A review of You can Change, Tim Chester.

UK minister Tim Chester has written a brilliantly powerful book about how to change… the trouble is, it will really challenge because it will test whether or not we really want to change.

Many of us have things we whinge about changing. I have been complaining about my pride for a long time, and I wouldn’t mind getting fitter, and I know I am too critical of others. So I had quite a few change projects to work on while reading through Chester’s book, and he invites all readers to approach his book in this way.

He starts with some stories of change for people he has pastored: the resolution of problems with addiction to pornography, some struggling with anger or a bitter spirit, a guy preoccupied with proving himself and pleasing others, a girl who was racist and into sexual innuendo.

He goes through a 10-step process for change:

1.     What would you like to change? Focusing in on Jesus as the true image of God, and the model for who we could be. He warns that often we want other people to change, but we need to focus on what could change in us, to become more like Jesus.

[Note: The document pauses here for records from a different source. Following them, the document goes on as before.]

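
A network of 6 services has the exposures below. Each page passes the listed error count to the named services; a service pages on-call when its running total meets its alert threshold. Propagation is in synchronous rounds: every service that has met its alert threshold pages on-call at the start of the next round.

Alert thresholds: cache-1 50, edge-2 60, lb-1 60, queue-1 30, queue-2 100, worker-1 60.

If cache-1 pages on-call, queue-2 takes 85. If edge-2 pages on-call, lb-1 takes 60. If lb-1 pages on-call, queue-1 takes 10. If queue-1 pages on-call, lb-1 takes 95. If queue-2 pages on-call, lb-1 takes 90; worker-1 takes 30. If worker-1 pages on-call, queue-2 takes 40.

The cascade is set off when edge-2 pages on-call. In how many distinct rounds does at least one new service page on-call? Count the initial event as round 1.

2

Round 1 — edge-2 pages on-call (initial).
  lb-1: +60 → 60 ≥ 60
Round 2 — lb-1 pages on-call.
  queue-1: +10 → 10 < 30
No further pages.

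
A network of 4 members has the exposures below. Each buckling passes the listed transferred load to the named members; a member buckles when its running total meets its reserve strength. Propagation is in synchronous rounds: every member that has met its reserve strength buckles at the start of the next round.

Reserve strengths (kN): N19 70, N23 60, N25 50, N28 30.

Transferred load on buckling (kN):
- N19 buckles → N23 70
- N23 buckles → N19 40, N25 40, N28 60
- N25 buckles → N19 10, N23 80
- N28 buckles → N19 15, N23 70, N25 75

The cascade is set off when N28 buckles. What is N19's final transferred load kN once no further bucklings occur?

Round 1 — N28 buckles (initial).
  N19: +15 → 15 < 70
  N23: +70 → 70 ≥ 60
  N25: +75 → 75 ≥ 50
Round 2 — N23, N25 buckle.
  N19: +40+10 → 65 < 70
No further bucklings.

65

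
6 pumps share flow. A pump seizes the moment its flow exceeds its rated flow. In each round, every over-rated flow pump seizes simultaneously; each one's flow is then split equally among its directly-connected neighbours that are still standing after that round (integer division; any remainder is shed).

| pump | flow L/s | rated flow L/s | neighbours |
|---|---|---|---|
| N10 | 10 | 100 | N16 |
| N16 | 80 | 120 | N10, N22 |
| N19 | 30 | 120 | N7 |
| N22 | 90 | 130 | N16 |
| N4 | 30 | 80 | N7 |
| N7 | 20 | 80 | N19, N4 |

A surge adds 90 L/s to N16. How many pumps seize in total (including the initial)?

2

Round 1 — N16 at 170 > 120. N16 seizes.
  N16 sheds 170 L/s to N10, N22: 85 each.
    N10: 10+85 = 95 ≤ 100
    N22: 90+85 = 175 > 130
Round 2 — N22 seizes.
  N22 sheds 175 L/s: no online neighbours, lost.
No further seizures.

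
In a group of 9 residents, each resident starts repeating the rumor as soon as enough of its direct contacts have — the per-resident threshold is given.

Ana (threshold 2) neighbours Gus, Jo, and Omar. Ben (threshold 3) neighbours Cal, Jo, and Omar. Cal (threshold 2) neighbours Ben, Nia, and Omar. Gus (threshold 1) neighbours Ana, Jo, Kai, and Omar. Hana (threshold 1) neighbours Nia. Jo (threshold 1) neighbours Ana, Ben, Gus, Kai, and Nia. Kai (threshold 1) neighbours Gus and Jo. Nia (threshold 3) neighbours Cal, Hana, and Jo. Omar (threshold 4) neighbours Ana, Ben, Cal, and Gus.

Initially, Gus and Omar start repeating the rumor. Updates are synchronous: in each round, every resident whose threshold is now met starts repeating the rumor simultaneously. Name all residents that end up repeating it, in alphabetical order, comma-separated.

Round 1 — Gus, Omar start repeating the rumor (initial).
Round 2 — checking thresholds:
  Ana: 2 of 3 neighbours ≥ 2, starts repeating the rumor.
  Ben: 1 of 3 neighbours < 3, below threshold.
  Cal: 1 of 3 neighbours < 2, below threshold.
  Jo: 1 of 5 neighbours ≥ 1, starts repeating the rumor.
  Kai: 1 of 2 neighbours ≥ 1, starts repeating the rumor.
Round 3 — no new spreads; cascade stops.

Ana, Gus, Jo, Kai, Omar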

2.     Why would you like to change? He starts with the wrong reasons: trying to prove ourselves to God (ignoring grace), trying to prove ourselves to others (trusting others’ not God’s standards), trying to prove ourselves to ourselves (but our sin is against God). Chester’s motivation to change is both the promise from God that it is a better way to live, and confronting the lies of sin:

o    Sin promises fun and excitement but delivers pain and tragedy

o    Sin promises freedom but delivers slavery and addiction

o    Sin promises life and fulfilment but delivers emptiness, frustration and death

o    Sin promises gain but delivers loss

o    Sin promises we can get away with it, but the fact is, we don’t.

3.     How are you going to change? We can’t change ourselves, and law reveals what needs to change but cannot change us. Only God can change us through the liberating work of the Father, Son and Spirit.

4.     When do you struggle? We sometimes blame our sin on our circumstances or our past, but Chester points out that we sin because we fail to trust God or worship God. Ultimately all sin is our attempt to do things our way, because we don’t trust God above all things, and we do not worship God above all things.

5.     What truths do you need to turn to? Chester identifies some truths to confront the lies of sin:

o    God is great, so we don’t have to be in control

o    God is glorious, so we don’t have to fear others

o    God is good, so we don’t have to look elsewhere

o    God is gracious, so we don’t have to prove ourselves.

6.     What desires do you need to turn from? All sin is desiring something more than we desire God, so Chester sees that the key is having the faith that God is both bigger and better than our sinful desires.

7.     What stops you changing? Pride in our self-reliance, or attempts to justify ourselves by excusing, minimising or hiding our sin, or by hating the consequences of sin but continuing to love the sin.

8.     What strategies will reinforce your faith and repentance? Avoid what provokes and strengthens sinful desires, and sow to the Spirit instead through the Bible, prayer, worship, Christian community, serving others, learning through suffering, and the hope of change.

9.     How can we support one another in changing? Chester explains that the challenge to our individual failure to change, is the truth that we should be a community of change, truth, repentance and grace. We are not meant to struggle with sin on our own.

10.  Are you ready for a lifetime of daily change? We are free to choose change or free to struggle with sin. Changing to be who we are meant to be is a lifetime task, but it begins today, and everyday, by focusing our desires on God.

The problem is, sin is so attractive, and our lives are saturated with temptations. Sin can promise many pleasures, it can fool you into believing you will never be caught, it can pretend to be the source of much gain, it can pretend to be tiny and trivial, and it can excuse itself by pointing to others who have sinned.

Tim Chester explains that everything we need to change is before us, there are no excuses, and that we simply need to reach out to the hand God offers us, and cling to it, trusting that he knows best what we truly need.